Mañana venid los dos, que hacemos una barbacoa y os enseño cómo va todo. ¡Tengo tantas cosas que contaros!
Javier protestó Clara cuando él transmitió la invitación. Dos meses de paz y ahora otra vez…
Clara, que mi madre lleva trabajando. Se sentirá mal si no vamos.
Ella siempre se siente mal…
Por favor Javier la miró con esos ojos de cachorro y a Clara no le quedó más remedio.
Pues sábado.
El sábado, Clara no reconoció a Mercedes.
Mercedes les esperaba en la puerta, con vestido de lino, bronceada y con mejillas sonrosadas. Sin su mueca habitual, sino una sonrisa sincera, que suavizaba sus rasgos y le quitaba años de encima.
¡Por fin! abrió los brazos y Clara, sin pensarlo, permitió que la abrazara.
Mercedes olía a tierra, eneldo y algo parecido a miel.
El terreno había cambiado por completo.

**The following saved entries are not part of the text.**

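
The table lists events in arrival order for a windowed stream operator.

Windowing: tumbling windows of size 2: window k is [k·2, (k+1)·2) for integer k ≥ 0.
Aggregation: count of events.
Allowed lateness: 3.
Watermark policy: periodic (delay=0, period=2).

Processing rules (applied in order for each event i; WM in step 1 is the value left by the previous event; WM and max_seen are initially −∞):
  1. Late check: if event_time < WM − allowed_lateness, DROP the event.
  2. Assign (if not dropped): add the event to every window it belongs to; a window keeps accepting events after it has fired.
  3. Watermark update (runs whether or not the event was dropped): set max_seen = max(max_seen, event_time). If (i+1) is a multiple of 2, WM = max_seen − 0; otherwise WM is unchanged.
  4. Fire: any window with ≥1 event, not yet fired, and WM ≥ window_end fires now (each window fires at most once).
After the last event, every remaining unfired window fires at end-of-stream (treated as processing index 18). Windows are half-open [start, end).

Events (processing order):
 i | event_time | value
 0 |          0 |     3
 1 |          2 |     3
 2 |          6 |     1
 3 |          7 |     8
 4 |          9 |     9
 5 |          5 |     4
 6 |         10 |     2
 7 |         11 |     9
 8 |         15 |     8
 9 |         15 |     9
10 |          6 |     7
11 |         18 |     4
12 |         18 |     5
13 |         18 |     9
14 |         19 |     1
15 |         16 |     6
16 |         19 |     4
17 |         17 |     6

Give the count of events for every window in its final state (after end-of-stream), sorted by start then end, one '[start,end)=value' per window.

[0,2)=1 [2,4)=1 [4,6)=1 [6,8)=2 [8,10)=1 [10,12)=2 [14,16)=2 [16,18)=2 [18,20)=5

i=0 t=0 v=3: → [0,2); WM=−∞
i=1 t=2 v=3: → [2,4); WM=2; [0,2) fires=1
i=2 t=6 v=1: → [6,8); WM=2
i=3 t=7 v=8: → [6,8); WM=7; [2,4) fires=1
i=4 t=9 v=9: → [8,10); WM=7
i=5 t=5 v=4: → [4,6); WM=9; [4,6) fires=1 [6,8) fires=2
i=6 t=10 v=2: → [10,12); WM=9
i=7 t=11 v=9: → [10,12); WM=11; [8,10) fires=1
i=8 t=15 v=8: → [14,16); WM=11
i=9 t=15 v=9: → [14,16); WM=15; [10,12) fires=2
i=10 t=6 v=7: DROP (t<15-3); WM=15
i=11 t=18 v=4: → [18,20); WM=18; [14,16) fires=2
i=12 t=18 v=5: → [18,20); WM=18
i=13 t=18 v=9: → [18,20); WM=18
i=14 t=19 v=1: → [18,20); WM=18
i=15 t=16 v=6: → [16,18); WM=19; [16,18) fires=1
i=16 t=19 v=4: → [18,20); WM=19
i=17 t=17 v=6: → [16,18); WM=19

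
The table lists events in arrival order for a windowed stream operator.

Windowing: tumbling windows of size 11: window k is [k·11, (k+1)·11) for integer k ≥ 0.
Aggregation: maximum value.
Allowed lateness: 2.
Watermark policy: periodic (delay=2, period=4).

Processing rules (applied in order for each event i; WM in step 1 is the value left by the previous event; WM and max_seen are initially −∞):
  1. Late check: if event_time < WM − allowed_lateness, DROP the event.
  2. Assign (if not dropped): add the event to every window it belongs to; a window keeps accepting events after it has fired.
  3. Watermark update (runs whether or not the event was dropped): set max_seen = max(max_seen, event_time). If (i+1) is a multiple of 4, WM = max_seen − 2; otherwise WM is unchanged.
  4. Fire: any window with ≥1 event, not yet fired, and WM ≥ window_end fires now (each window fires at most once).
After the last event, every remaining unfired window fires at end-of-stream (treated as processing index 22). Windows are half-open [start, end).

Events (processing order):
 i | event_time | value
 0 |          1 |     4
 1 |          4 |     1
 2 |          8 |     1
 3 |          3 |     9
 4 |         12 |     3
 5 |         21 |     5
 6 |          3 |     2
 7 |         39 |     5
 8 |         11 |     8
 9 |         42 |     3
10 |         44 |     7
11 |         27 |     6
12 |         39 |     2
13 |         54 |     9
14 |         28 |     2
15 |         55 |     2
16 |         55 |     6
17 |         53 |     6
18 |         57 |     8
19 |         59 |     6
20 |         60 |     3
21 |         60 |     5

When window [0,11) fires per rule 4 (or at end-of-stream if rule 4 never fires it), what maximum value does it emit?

9

i=0 t=1 v=4: → [0,11); WM=−∞
i=1 t=4 v=1: → [0,11); WM=−∞
i=2 t=8 v=1: → [0,11); WM=−∞
i=3 t=3 v=9: → [0,11); WM=6
i=4 t=12 v=3: → [11,22); WM=6
i=5 t=21 v=5: → [11,22); WM=6
i=6 t=3 v=2: DROP (t<6-2); WM=6
i=7 t=39 v=5: → [33,44); WM=37; [0,11) fires=9 [11,22) fires=5
i=8 t=11 v=8: DROP (t<37-2); WM=37
i=9 t=42 v=3: → [33,44); WM=37
i=10 t=44 v=7: → [44,55); WM=37
i=11 t=27 v=6: DROP (t<37-2); WM=42
i=12 t=39 v=2: DROP (t<42-2); WM=42
i=13 t=54 v=9: → [44,55); WM=42
i=14 t=28 v=2: DROP (t<42-2); WM=42
i=15 t=55 v=2: → [55,66); WM=53; [33,44) fires=5
i=16 t=55 v=6: → [55,66); WM=53
i=17 t=53 v=6: → [44,55); WM=53
i=18 t=57 v=8: → [55,66); WM=53
i=19 t=59 v=6: → [55,66); WM=57; [44,55) fires=9
i=20 t=60 v=3: → [55,66); WM=57
i=21 t=60 v=5: → [55,66); WM=57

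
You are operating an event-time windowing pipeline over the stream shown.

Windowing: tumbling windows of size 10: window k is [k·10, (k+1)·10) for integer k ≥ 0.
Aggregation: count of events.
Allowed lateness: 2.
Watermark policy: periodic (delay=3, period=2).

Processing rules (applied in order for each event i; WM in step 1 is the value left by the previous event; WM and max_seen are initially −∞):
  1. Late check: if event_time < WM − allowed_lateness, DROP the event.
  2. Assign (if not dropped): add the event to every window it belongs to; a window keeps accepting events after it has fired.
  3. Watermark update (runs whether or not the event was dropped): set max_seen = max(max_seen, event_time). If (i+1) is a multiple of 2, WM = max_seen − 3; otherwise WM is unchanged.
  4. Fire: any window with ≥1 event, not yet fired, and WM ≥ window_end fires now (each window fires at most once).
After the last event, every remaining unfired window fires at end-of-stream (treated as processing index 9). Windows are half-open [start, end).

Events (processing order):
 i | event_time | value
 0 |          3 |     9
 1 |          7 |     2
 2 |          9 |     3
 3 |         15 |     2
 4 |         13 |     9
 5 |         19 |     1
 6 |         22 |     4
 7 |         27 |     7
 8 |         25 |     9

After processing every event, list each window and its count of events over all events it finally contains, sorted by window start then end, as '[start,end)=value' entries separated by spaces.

i=0 t=3 v=9: → [0,10); WM=−∞
i=1 t=7 v=2: → [0,10); WM=4
i=2 t=9 v=3: → [0,10); WM=4
i=3 t=15 v=2: → [10,20); WM=12; [0,10) fires=3
i=4 t=13 v=9: → [10,20); WM=12
i=5 t=19 v=1: → [10,20); WM=16
i=6 t=22 v=4: → [20,30); WM=16
i=7 t=27 v=7: → [20,30); WM=24; [10,20) fires=3
i=8 t=25 v=9: → [20,30); WM=24

[0,10)=3 [10,20)=3 [20,30)=3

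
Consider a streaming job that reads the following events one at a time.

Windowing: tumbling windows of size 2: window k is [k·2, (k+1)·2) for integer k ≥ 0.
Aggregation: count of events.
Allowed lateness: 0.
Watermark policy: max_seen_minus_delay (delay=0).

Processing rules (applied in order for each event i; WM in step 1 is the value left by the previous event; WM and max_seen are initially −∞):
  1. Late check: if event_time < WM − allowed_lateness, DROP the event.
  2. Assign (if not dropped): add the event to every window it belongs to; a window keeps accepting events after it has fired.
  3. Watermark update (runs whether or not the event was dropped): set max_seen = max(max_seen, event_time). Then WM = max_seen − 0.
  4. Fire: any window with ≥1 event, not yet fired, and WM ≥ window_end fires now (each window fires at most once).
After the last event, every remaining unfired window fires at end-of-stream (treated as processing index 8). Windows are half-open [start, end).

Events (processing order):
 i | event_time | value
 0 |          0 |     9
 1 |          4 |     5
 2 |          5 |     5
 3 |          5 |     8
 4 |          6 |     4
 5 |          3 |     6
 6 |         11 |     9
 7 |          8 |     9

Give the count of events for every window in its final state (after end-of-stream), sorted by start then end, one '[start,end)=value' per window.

i=0 t=0 v=9: → [0,2); WM=0
i=1 t=4 v=5: → [4,6); WM=4; [0,2) fires=1
i=2 t=5 v=5: → [4,6); WM=5
i=3 t=5 v=8: → [4,6); WM=5
i=4 t=6 v=4: → [6,8); WM=6; [4,6) fires=3
i=5 t=3 v=6: DROP (t<6-0); WM=6
i=6 t=11 v=9: → [10,12); WM=11; [6,8) fires=1
i=7 t=8 v=9: DROP (t<11-0); WM=11

[0,2)=1 [4,6)=3 [6,8)=1 [10,12)=1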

Bancales alineados bordeaban la valla, resucitada y firme, arbustos de grosella nuevos se asomaban con hojas frescas, y bajo las ventanas florecían tagetes.

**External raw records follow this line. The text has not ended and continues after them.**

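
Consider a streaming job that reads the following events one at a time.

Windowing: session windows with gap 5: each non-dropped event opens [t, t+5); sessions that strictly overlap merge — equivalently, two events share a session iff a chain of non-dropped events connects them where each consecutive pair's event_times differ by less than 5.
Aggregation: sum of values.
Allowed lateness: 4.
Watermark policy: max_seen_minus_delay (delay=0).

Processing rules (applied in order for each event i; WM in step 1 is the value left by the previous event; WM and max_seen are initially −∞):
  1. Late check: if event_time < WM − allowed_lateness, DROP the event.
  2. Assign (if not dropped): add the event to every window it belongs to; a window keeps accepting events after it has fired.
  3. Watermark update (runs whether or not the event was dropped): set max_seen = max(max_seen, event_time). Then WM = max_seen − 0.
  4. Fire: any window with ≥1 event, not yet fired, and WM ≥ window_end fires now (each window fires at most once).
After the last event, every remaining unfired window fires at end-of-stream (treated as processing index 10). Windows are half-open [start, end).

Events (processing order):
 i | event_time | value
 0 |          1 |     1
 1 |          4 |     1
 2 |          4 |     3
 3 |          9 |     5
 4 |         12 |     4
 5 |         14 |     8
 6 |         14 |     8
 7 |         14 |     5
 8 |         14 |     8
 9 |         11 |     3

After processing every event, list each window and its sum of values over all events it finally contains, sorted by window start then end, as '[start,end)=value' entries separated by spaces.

[1,9)=5 [9,19)=41

i=0 t=1 v=1: → [1,6); WM=1
i=1 t=4 v=1: → [1,9); WM=4
i=2 t=4 v=3: → [1,9); WM=4
i=3 t=9 v=5: → [9,14); WM=9
i=4 t=12 v=4: → [9,17); WM=12
i=5 t=14 v=8: → [9,19); WM=14
i=6 t=14 v=8: → [9,19); WM=14
i=7 t=14 v=5: → [9,19); WM=14
i=8 t=14 v=8: → [9,19); WM=14
i=9 t=11 v=3: → [9,19); WM=14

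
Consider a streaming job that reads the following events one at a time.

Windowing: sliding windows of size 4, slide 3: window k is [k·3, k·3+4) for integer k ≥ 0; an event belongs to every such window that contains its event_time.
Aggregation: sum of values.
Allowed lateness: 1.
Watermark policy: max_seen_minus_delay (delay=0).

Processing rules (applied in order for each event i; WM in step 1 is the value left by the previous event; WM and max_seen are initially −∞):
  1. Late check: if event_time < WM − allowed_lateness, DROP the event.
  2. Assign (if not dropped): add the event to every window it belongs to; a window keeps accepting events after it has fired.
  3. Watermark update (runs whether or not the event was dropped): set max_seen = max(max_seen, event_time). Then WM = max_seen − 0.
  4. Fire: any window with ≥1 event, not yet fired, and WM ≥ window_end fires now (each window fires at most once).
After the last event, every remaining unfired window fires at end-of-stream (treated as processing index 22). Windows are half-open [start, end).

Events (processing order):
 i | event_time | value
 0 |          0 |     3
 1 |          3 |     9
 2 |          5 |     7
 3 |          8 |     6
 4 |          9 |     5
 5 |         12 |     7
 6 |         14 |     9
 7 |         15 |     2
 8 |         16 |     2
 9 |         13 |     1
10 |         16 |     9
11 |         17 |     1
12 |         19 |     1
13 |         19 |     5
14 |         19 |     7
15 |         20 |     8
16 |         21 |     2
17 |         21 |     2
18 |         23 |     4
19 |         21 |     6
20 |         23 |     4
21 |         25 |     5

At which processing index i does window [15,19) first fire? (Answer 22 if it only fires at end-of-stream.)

12

i=0 t=0 v=3: → [0,4); WM=0
i=1 t=3 v=9: → [3,7),[0,4); WM=3
i=2 t=5 v=7: → [3,7); WM=5; [0,4) fires=12
i=3 t=8 v=6: → [6,10); WM=8; [3,7) fires=16
i=4 t=9 v=5: → [9,13),[6,10); WM=9
i=5 t=12 v=7: → [12,16),[9,13); WM=12; [6,10) fires=11
i=6 t=14 v=9: → [12,16); WM=14; [9,13) fires=12
i=7 t=15 v=2: → [15,19),[12,16); WM=15
i=8 t=16 v=2: → [15,19); WM=16; [12,16) fires=18
i=9 t=13 v=1: DROP (t<16-1); WM=16
i=10 t=16 v=9: → [15,19); WM=16
i=11 t=17 v=1: → [15,19); WM=17
i=12 t=19 v=1: → [18,22); WM=19; [15,19) fires=14
i=13 t=19 v=5: → [18,22); WM=19
i=14 t=19 v=7: → [18,22); WM=19
i=15 t=20 v=8: → [18,22); WM=20
i=16 t=21 v=2: → [21,25),[18,22); WM=21
i=17 t=21 v=2: → [21,25),[18,22); WM=21
i=18 t=23 v=4: → [21,25); WM=23; [18,22) fires=25
i=19 t=21 v=6: DROP (t<23-1); WM=23
i=20 t=23 v=4: → [21,25); WM=23
i=21 t=25 v=5: → [24,28); WM=25; [21,25) fires=12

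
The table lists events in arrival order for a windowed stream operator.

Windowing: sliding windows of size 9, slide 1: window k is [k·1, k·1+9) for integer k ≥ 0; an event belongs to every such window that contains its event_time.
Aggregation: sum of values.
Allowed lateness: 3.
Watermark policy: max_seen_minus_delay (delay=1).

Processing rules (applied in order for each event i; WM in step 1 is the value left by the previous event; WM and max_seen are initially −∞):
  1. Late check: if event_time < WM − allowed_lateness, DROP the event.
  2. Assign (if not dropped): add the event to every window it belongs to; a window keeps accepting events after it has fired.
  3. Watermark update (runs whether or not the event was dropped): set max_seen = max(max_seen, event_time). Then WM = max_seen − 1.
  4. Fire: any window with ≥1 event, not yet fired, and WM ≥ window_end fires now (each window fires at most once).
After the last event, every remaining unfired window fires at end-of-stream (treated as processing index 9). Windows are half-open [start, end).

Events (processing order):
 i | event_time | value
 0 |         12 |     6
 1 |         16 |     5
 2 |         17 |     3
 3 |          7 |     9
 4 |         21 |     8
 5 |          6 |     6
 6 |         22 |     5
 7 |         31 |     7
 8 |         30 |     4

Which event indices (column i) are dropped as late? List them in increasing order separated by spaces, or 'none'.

3 5

i=0 t=12 v=6: → [12,21),[11,20),[10,19),[9,18),[8,17),[7,16),[6,15),[5,14),[4,13); WM=11
i=1 t=16 v=5: → [16,25),[15,24),[14,23),[13,22),[12,21),[11,20),[10,19),[9,18),[8,17); WM=15; [4,13) fires=6 [5,14) fires=6 [6,15) fires=6
i=2 t=17 v=3: → [17,26),[16,25),[15,24),[14,23),[13,22),[12,21),[11,20),[10,19),[9,18); WM=16; [7,16) fires=6
i=3 t=7 v=9: DROP (t<16-3); WM=16
i=4 t=21 v=8: → [21,30),[20,29),[19,28),[18,27),[17,26),[16,25),[15,24),[14,23),[13,22); WM=20; [8,17) fires=11 [9,18) fires=14 [10,19) fires=14 [11,20) fires=14
i=5 t=6 v=6: DROP (t<20-3); WM=20
i=6 t=22 v=5: → [22,31),[21,30),[20,29),[19,28),[18,27),[17,26),[16,25),[15,24),[14,23); WM=21; [12,21) fires=14
i=7 t=31 v=7: → [31,40),[30,39),[29,38),[28,37),[27,36),[26,35),[25,34),[24,33),[23,32); WM=30; [13,22) fires=16 [14,23) fires=21 [15,24) fires=21 [16,25) fires=21 [17,26) fires=16 [18,27) fires=13 [19,28) fires=13 [20,29) fires=13 [21,30) fires=13
i=8 t=30 v=4: → [30,39),[29,38),[28,37),[27,36),[26,35),[25,34),[24,33),[23,32),[22,31); WM=30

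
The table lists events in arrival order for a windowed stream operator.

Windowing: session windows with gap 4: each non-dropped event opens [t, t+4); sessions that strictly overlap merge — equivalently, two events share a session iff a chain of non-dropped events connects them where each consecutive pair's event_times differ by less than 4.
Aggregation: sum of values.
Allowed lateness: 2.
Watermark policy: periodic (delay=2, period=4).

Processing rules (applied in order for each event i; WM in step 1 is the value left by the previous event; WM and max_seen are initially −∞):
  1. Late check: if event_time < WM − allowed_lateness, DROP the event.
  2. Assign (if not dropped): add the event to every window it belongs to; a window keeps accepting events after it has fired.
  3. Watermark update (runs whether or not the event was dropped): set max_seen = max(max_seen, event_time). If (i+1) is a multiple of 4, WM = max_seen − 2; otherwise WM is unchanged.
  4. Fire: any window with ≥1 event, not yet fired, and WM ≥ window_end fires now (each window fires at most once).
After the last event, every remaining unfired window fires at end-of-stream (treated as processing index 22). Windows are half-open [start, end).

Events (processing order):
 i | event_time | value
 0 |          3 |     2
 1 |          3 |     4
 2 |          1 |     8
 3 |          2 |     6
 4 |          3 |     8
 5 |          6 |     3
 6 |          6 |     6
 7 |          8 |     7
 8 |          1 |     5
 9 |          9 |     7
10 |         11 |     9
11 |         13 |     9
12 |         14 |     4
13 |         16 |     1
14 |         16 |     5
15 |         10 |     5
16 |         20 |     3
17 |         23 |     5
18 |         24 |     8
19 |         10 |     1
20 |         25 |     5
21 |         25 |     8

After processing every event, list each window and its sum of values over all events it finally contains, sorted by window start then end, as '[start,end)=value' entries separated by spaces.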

¡Venid, que os lo enseño todo! Mercedes les arrastraba a cada rincón. Aquí he plantado fresas, las primeras para junio; aquí irán tomates y pepinos. En otoño prepararé conservas, todas para vosotros, sólo me quedaré con un par de botes.

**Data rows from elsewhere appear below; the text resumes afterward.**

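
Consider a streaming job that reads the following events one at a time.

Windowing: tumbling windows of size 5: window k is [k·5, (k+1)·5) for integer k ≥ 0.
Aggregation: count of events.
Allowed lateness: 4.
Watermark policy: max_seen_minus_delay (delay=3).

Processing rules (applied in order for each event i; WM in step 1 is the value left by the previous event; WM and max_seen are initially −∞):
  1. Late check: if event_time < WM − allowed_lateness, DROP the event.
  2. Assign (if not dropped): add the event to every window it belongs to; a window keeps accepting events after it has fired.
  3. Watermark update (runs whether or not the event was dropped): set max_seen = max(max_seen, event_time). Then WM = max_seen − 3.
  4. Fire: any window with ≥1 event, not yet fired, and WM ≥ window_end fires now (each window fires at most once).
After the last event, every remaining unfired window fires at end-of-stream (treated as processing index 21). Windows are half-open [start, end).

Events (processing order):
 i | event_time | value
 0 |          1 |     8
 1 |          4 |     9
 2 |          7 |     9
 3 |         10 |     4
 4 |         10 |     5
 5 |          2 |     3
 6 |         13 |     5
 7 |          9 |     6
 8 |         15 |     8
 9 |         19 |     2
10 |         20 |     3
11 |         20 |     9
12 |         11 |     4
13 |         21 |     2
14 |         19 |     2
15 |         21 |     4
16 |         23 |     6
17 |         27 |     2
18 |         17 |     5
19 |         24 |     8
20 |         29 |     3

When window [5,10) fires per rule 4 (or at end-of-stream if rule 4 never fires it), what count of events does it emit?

1

i=0 t=1 v=8: → [0,5); WM=-2
i=1 t=4 v=9: → [0,5); WM=1
i=2 t=7 v=9: → [5,10); WM=4
i=3 t=10 v=4: → [10,15); WM=7; [0,5) fires=2
i=4 t=10 v=5: → [10,15); WM=7
i=5 t=2 v=3: DROP (t<7-4); WM=7
i=6 t=13 v=5: → [10,15); WM=10; [5,10) fires=1
i=7 t=9 v=6: → [5,10); WM=10
i=8 t=15 v=8: → [15,20); WM=12
i=9 t=19 v=2: → [15,20); WM=16; [10,15) fires=3
i=10 t=20 v=3: → [20,25); WM=17
i=11 t=20 v=9: → [20,25); WM=17
i=12 t=11 v=4: DROP (t<17-4); WM=17
i=13 t=21 v=2: → [20,25); WM=18
i=14 t=19 v=2: → [15,20); WM=18
i=15 t=21 v=4: → [20,25); WM=18
i=16 t=23 v=6: → [20,25); WM=20; [15,20) fires=3
i=17 t=27 v=2: → [25,30); WM=24
i=18 t=17 v=5: DROP (t<24-4); WM=24
i=19 t=24 v=8: → [20,25); WM=24
i=20 t=29 v=3: → [25,30); WM=26; [20,25) fires=6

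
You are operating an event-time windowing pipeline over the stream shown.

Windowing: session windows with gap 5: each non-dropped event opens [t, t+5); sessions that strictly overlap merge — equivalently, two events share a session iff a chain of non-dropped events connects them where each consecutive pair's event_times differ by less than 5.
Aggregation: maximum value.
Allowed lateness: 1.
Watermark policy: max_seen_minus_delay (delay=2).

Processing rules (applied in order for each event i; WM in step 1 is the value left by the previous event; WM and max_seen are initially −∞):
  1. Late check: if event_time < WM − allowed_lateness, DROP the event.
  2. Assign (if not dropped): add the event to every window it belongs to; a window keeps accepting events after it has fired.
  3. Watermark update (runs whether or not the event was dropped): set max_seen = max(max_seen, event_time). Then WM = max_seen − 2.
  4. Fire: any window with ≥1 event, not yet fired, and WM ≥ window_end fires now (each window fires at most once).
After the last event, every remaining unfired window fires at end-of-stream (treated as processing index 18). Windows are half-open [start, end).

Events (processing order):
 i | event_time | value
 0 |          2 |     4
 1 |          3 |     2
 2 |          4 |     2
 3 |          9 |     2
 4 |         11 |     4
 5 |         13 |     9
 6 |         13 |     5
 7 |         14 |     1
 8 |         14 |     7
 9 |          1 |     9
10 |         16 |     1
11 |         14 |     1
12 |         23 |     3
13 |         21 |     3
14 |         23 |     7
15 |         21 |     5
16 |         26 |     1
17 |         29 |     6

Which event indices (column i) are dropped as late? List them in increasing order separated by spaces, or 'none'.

i=0 t=2 v=4: → [2,7); WM=0
i=1 t=3 v=2: → [2,8); WM=1
i=2 t=4 v=2: → [2,9); WM=2
i=3 t=9 v=2: → [9,14); WM=7
i=4 t=11 v=4: → [9,16); WM=9
i=5 t=13 v=9: → [9,18); WM=11
i=6 t=13 v=5: → [9,18); WM=11
i=7 t=14 v=1: → [9,19); WM=12
i=8 t=14 v=7: → [9,19); WM=12
i=9 t=1 v=9: DROP (t<12-1); WM=12
i=10 t=16 v=1: → [9,21); WM=14
i=11 t=14 v=1: → [9,21); WM=14
i=12 t=23 v=3: → [23,28); WM=21
i=13 t=21 v=3: → [21,28); WM=21
i=14 t=23 v=7: → [21,28); WM=21
i=15 t=21 v=5: → [21,28); WM=21
i=16 t=26 v=1: → [21,31); WM=24
i=17 t=29 v=6: → [21,34); WM=27

9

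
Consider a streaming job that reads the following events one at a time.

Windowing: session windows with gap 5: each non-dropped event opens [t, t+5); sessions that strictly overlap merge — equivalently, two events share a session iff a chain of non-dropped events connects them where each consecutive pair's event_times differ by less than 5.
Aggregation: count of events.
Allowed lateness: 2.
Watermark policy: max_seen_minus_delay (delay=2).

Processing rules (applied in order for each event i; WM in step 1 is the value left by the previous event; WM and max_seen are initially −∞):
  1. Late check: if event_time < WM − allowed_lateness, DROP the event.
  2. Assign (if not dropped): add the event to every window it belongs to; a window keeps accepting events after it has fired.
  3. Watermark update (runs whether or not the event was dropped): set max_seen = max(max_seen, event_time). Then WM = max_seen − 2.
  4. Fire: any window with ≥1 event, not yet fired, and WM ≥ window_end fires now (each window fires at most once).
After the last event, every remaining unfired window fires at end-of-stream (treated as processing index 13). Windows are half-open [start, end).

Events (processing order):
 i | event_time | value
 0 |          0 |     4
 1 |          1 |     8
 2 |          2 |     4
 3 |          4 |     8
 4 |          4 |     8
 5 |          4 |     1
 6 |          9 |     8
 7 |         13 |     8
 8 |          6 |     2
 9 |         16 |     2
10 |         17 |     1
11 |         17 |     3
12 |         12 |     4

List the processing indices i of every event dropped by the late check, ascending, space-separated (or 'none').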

Javier y Clara se miraron incrédulos.
¿Tú sola hiciste todo esto, mamá? preguntó Javier, abarcando la finca.
¡Quién si no! rio Mercedes, joven y suelta como nunca. Manos tengo, cabeza funciona. Las vecinas ayudan si hace falta. Aquí la gente es distinta, muy generosa; nada que ver con la ciudad.
Les llevó dentro. La casa también había cambiado: cortinas nuevas, cristales brillantes, mantel bordado en la mesa. La humedad había desaparecido, remplazada por aroma de bollos y hierbas.
Mira Mercedes puso sobre la mesa un tarro de leche y un paquete de papel. Lo compré a doña Pilar, la vecina de la esquina. Leche de cabra, suya; carne también. Os lleváis lo que os apetezca, que hay queso y nata.
Clara contempló la carne envuelta. Nada de reproches sobre Carmen del mercado.
Señora Mercedes ¿de verdad está usted bien aquí?
Mercedes se sentó y la mirada se le dulcificó, casi irreconocible.
Irene, hija por primera vez la llamó así. ¿Sabes? Toda mi vida soñé con esto: mi casa, mi tierra, meter las manos en la huerta y la cabeza limpia. En Madrid me ahogaba y ni sabía por qué. Pero aquí…
Señaló la ventana.
aquí sí vivo.
Volvían a casa en silencio. Javier conducía y atrás sonaban los botes de leche y queso.
Oye rompió el silencio Javier. Quizá ahora sí podemos pensar en niños. Aquí tendrían sitio en verano…
Clara bufó pero sonrió.
Yo quería vender esta casa. El primer día. No le veía el sentido.
Sí, lo recuerdo.
Pero esta casa… Clara buscaba palabras. Ha arreglado todo. Entre tu madre y yo. En dos meses ha hecho lo que yo no logré en tres años.
Javier frenó en semáforo y la miró.
Lo que pasaba es que mamá era infeliz. Ahora ya no.
Clara asintió. Fuera, las luces de Madrid aparecían, y en casa esperaban las fotos de la boda, pero por primera vez en tres años volver le parecía sencillo.
Habrá que ir más a verla dijo en voz baja.
Y se sorprendió al notar lo sincero que le salía. Absolutamente sincero.